Tribal Plays On Social Issues Draw Accolades At Adivasi Mela In Bhubaneswar

Bhubaneswar: Tribal plays, staged during annual Adivasi Mela in Bhubaneswar, have earned accolades for their strong messages on various social issues that continue to prevail till date.

“Dekh Meta Tor Tokir Kata”, a play in Koraputia Desia language on child marriage, was staged at the three-day multilingual tribal drama festival of the Mela on Sunday evening. It depicted how the intervention of educated mass of the village stopped a child marriage and both the minors went on to become highly educated later in life.
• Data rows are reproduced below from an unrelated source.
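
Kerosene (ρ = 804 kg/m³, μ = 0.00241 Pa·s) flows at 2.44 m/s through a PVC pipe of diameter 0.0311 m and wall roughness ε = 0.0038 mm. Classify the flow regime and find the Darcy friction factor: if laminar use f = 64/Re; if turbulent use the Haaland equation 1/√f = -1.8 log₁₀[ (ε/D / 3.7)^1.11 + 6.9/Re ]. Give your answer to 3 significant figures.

Re = ρVD/μ = 804·2.44·0.0311/0.00241 = 2.532e+04.
Re > 4000 → turbulent. ε/D = 3.8e-06/0.0311 = 0.000122; Haaland: 1/√f = -1.8 log₁₀[1.06e-05 + 0.000273] = 6.386, so f = 0.02452.

f ≈ 0.0245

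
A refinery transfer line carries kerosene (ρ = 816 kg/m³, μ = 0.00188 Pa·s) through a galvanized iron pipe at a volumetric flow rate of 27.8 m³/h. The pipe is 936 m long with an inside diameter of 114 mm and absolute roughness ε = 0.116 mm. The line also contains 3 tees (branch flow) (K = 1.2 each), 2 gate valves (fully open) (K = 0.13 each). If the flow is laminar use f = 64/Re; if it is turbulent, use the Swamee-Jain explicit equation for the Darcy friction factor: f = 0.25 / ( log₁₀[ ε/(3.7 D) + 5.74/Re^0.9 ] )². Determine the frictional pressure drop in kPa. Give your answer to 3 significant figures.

ΔP ≈ 49.3 kPa

Q = 27.8 m³/h = 27.8/3600 = 0.007722 m³/s.
Cross-sectional area A = πD²/4 = π(0.114)²/4 = 0.01021 m²; mean velocity V = Q/A = 0.007722/0.01021 = 0.7566 m/s.
Reynolds number Re = ρVD/μ = 816 · 0.7566 · 0.114 / 0.00188 = 3.744e+04.
Re > 4000 → turbulent. Relative roughness ε/D = 0.000116/0.114 = 0.00102. Swamee-Jain: f = 0.25/(log₁₀[0.00102/3.7 + 5.74/3.744e+04^0.9])² = 0.25/(log₁₀[0.000275 + 0.00044])² = 0.25/(-3.146)² = 0.02526.
Total minor-loss coefficient ΣK = 3·1.2 + 2·0.13 = 3.86.
ΔP = [f·L/D + ΣK]·(ρV²/2) = [0.02526·936/0.114 + 3.86]·(816·0.7566²/2) = [207.4 + 3.86]·233.5 = 4.933e+04 Pa.
ΔP = 4.933e+04 Pa = 49.3 kPa.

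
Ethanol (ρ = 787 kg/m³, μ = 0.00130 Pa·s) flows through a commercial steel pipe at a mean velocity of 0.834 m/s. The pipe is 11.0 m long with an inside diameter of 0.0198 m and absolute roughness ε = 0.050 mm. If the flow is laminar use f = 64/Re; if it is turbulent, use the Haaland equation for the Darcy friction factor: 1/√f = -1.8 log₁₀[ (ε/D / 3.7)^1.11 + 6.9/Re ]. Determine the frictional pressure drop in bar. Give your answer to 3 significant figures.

ΔP ≈ 0.0521 bar

Reynolds number Re = ρVD/μ = 787 · 0.834 · 0.0198 / 0.0013 = 9997.
Re > 4000 → turbulent. Relative roughness ε/D = 5e-05/0.0198 = 0.00253. Haaland: 1/√f = -1.8 log₁₀[(0.00253/3.7)^1.11 + 6.9/9997] = -1.8 log₁₀[0.000306 + 0.00069] = 5.403, so f = 0.03426.
Darcy-Weisbach: ΔP = f(L/D)(ρV²/2) = 0.03426·(11/0.0198)·(787·0.834²/2) = 0.03426·555.6·273.7 = 5209 Pa.
ΔP = 5209 Pa = 0.0521 bar.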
Director Sundarmal Barik of “Maa Mauli Kala Parishad” from Gundal Kundra in Koraput district said, “The strong message through this tribal multilingual drama festival has really attracted thousands of viewers and given a wonderful experience to the troupes.”
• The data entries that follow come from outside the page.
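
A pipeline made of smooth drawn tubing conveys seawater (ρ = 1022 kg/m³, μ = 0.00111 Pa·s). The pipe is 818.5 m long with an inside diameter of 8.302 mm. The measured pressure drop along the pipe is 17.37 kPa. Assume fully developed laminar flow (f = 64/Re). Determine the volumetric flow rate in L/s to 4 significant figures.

Q ≈ 0.002229 L/s

For laminar flow, f = 64/Re with Re = ρVD/μ, so Darcy-Weisbach reduces to ΔP = 32μLV/D². Solving for V: V = ΔP·D²/(32μL) = 1.737e+04·(0.008302)²/(32·0.00111·818.5) = 0.04118 m/s.
Check: Re = ρVD/μ = 1022·0.04118·0.008302/0.00111 = 314.8 < 2300, so the laminar assumption holds.
Q = V·A = 0.04118·(π/4·0.008302²) = 2.229e-06 m³/s = 0.002229 L/s.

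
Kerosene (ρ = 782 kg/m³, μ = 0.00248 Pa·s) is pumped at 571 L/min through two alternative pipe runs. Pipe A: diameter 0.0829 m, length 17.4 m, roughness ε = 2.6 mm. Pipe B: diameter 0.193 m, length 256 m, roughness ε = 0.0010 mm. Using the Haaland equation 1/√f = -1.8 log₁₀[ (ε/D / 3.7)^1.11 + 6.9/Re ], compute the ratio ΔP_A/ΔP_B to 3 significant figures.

ΔP_A/ΔP_B ≈ 10.6

Pipe A: V = Q/A = 0.009517/0.005398 = 1.763 m/s; Re = 4.609e+04; ε/D = 0.0314; Haaland → f = 0.05901; ΔP_A = f(L/D)(ρV²/2) = 1.506e+04 Pa.
Pipe B: V = Q/A = 0.009517/0.02926 = 0.3253 m/s; Re = 1.98e+04; ε/D = 5.18e-06; Haaland → f = 0.02582; ΔP_B = f(L/D)(ρV²/2) = 1417 Pa.
ΔP_A/ΔP_B = 1.506e+04/1417 = 10.6.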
The second play of the night in Mundari language “Hemal Umbul” by “Maa Chintamani Mundari Opera” from Astajharan, Badasahi in Mayurbhanj district put across a message against the ill-effects of unscientific, superstitious and blind belief on sorcery practices as a family disowns its own mother.

Writer-director-actor Dasrath Singh felt that the drama festival would inspire others in the tribal communities to adopt creative thinking and try to bring in social changes through them.
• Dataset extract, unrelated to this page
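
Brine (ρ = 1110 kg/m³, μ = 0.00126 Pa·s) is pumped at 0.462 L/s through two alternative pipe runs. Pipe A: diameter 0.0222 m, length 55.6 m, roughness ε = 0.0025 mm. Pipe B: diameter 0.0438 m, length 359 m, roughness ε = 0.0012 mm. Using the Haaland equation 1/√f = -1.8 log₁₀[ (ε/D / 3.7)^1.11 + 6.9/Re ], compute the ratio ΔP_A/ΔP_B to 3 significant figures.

ΔP_A/ΔP_B ≈ 3.92

Pipe A: V = Q/A = 0.000462/0.0003871 = 1.194 m/s; Re = 2.334e+04; ε/D = 0.000113; Haaland → f = 0.02498; ΔP_A = f(L/D)(ρV²/2) = 4.946e+04 Pa.
Pipe B: V = Q/A = 0.000462/0.001507 = 0.3066 m/s; Re = 1.183e+04; ε/D = 2.74e-05; Haaland → f = 0.02953; ΔP_B = f(L/D)(ρV²/2) = 1.263e+04 Pa.
ΔP_A/ΔP_B = 4.946e+04/1.263e+04 = 3.92.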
On Saturday evening, “Riling Kedamanmee Jiban Reya Senhora”, directed by Satrughan Singh, focused on the mobile menace among the youths. It showed how a tribal youth, who had been addicted to mobile phone, lost his lover, family and old parents.

The play in Mundari language was staged by members of “Man Biratpat Tayanbur Banga Madil Dramatic Club” from Khadiabasa, Udala in Mayurbhanj district.

It was followed by Santali play “Din Ge Dubung Dubung” which depicted bad effects of over-indulgence of many tribal communities in dance and music, affecting their mainstream activities.

“The protagonist from a general community tries to make the tribal people understand how he was leading a comfortable life for proper planning, while his tribal friends were still suffering,” said director of the play Gangadhar Hembram.

Roopa Roshan Sahoo, secretary, ST, SC Development Minorities and Backward Classes Welfare Department, said, “The diversity of tribal languages is a great asset for our state. The multilingual drama festival at Adivasi Mela has also become a big creative platform for our gifted artists.”